Макро различают 4 стадии: 1.Жировых пятен и полосок-это участки ярко-желтого цвета, не препятствующие кровотоку, вначале появляются на задней стенке аорты, крашиваются СуданомЗ,4, -обратима. 2.Фиброзных бляшек-плотные. бело-желтые, округлые возвышающиеся образования, придающие бугристый вид и суживающие просвет. Это основное морфо проявление атеросклероза. 3. Осложненных поражений, когда в толще бляшки биохимический распад жиро-белковых комплексов с образованием кашицеобразного детрита, с кровоизлияниями. 4.Кальциноза-отложения плазменных солей кальция. Бляшки становятся каменистой плотности, артерии деформируются, не разворачиваются становятся ломкими.

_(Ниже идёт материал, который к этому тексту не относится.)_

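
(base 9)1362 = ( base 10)1028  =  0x404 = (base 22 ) 22g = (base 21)26k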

Микро стадии: 1.Долипидная. 2.Липоидоз. З.Липосклероз. 4.Атероматоз. 5.Изъязвление. Осложнения:.При полной закупорке артерии тромбом в кровоснобжаемом органе развивается некроз. 2.Неполное закрытие просвета самой бляшкой или тромбом приводит к дистрофиям, атрофии и склерозу. 3.Перенос с током крови тромботических и атероматозных масс(эмболия). 4.При изъязвлении и истончении стенки артерии появляется выпячивание кнаружи (аневризма) 5. Разрыв аневризмы с кровртечением.

 

 

4.Желчнокаменная болезнь (ЖКБ) - заболевание гепато-билиарной системы, обусловленное нарушением обмена липидов и/или билирубина, характеризующееся образованием желчных камней в печеночных желчных протоках (внутрипеченочный холелитиаз), в общем желчном протоке (холедохолитиаз) или в желчном пузыре (холецистолитиаз).Возникает при общем ожирении, СД, применениий эстрогенных контрацептивов, на фоне воспаления стенок, застое желчи. Клиника-печеночная колика. Чаще желчные камни формируются в желчном пузыре (ЖП). Различают холестериновые, пигментные, известковые и смешанные камни. Размеры камней, форма различны. Могут иметь вес до 60-80г, иметь форму шаровидную, овоидную, многогранную (фасетчатыми), бочкообразную, шиловидную и т. д. Условно различают два типа камнеобразования в жёлчных путях: первичный и вторичный. Формирование конкрементов в неизменённых жёлчных путях является началом патологического процесса. Иногда обусловливает нарушения проходимости различных отделов желчевыводящей системы и присоединение хронического, склонного к обострениям инфекционного процесса. Вторичное камнеобразование происходит в результате того, что уже в течение ЖКБ возникают нарушения оттока жёлчи (холестаз, жёлчная гипертензия) из-за обтурации первичными камнями «узких» мест жёлчной системы (шейка жёлчного пузыря, терминальный отдел холедоха), а также вторичных рубцовых стенозов, как правило, локализующихся в этих же местах, что способствует развитию восходящей инфекции из просвета желудочно-кишечного тракта. Процесс камнеобразов: вначале появ-ся органическая основа(матрица)-слущенный эпителий, сгустки слизи, затем в нее откладыв-ся соли минералов.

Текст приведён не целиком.